I can tell you for a fact, that having experimented with giving my avatar an "unattractive" appearance, that prejudice based on physical appearance in virtual space seems to mirror that of the real world (people were not as outgoing with me as when I had an attractive avatar).

For examples of folks trying to solve real world problems through SL, check out the work of Global Kids (GK) and The Infinite Mind:

GK Blog re: Second Life --
http://www.holymeatballs.org/second_life/

Two videos re: GK in Second Life --
http://www.holymeatballs.org/2006/06/pod_gk_in_second_life.html

http://www.holymeatballs.org/2006/10/pod_camp_global_kids_video.html

The Infinite Mind Second Life blog --
http://www.lcmedia.typepad.com/the_infinite_mind/

David K said...

Here's an excellent (though now somewhat dated) entry from Ethan Zuckerman's blog regarding Darfur activism in SL -->

http://ethanzuckerman.com/blog/?p=545

BTW -- I was inspired to post this because today the US Holocaust Memorial Museum co-hosted an event at The Infinite Mind broadcast center on the topic of Darfur. The event was well attended (~60 avatars showed up and stayed through the hour long event). A handful of press representatives were there. The Q&A was lively. Several folks lingered after the formal program ended. The event was streamed to Global Kids Island on the teen grid and youth were able to pose questions, too.

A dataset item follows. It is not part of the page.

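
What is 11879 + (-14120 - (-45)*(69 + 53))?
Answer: 3249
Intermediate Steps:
11879 + (-14120 - (-45)*(69 + 53)) = 11879 + (-14120 - (-45)*122) = 11879 + (-14120 - 1*(-5490)) = 11879 + (-14120 + 5490) = 11879 - 8630 = 3249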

Despite all this, however, I think we missed a key opportunity. Had we followed the hour long panel presentation with a series of small group workshops, I believe that folks would have stayed to participate. I think they wanted to DO something, in addition to getting information.

Folks were hungry for information and were happy when they received tangibles (like URLs to visit). I envision future programs with multimedia kiosks and brochure dispensers, creative spaces, networking rooms, etc. I am confident that had we provided structure and tools, folks would have begun to create something -- campaigns, exhibits, petitions,... who knows? To me, this is the difference between a space like SL and the Web.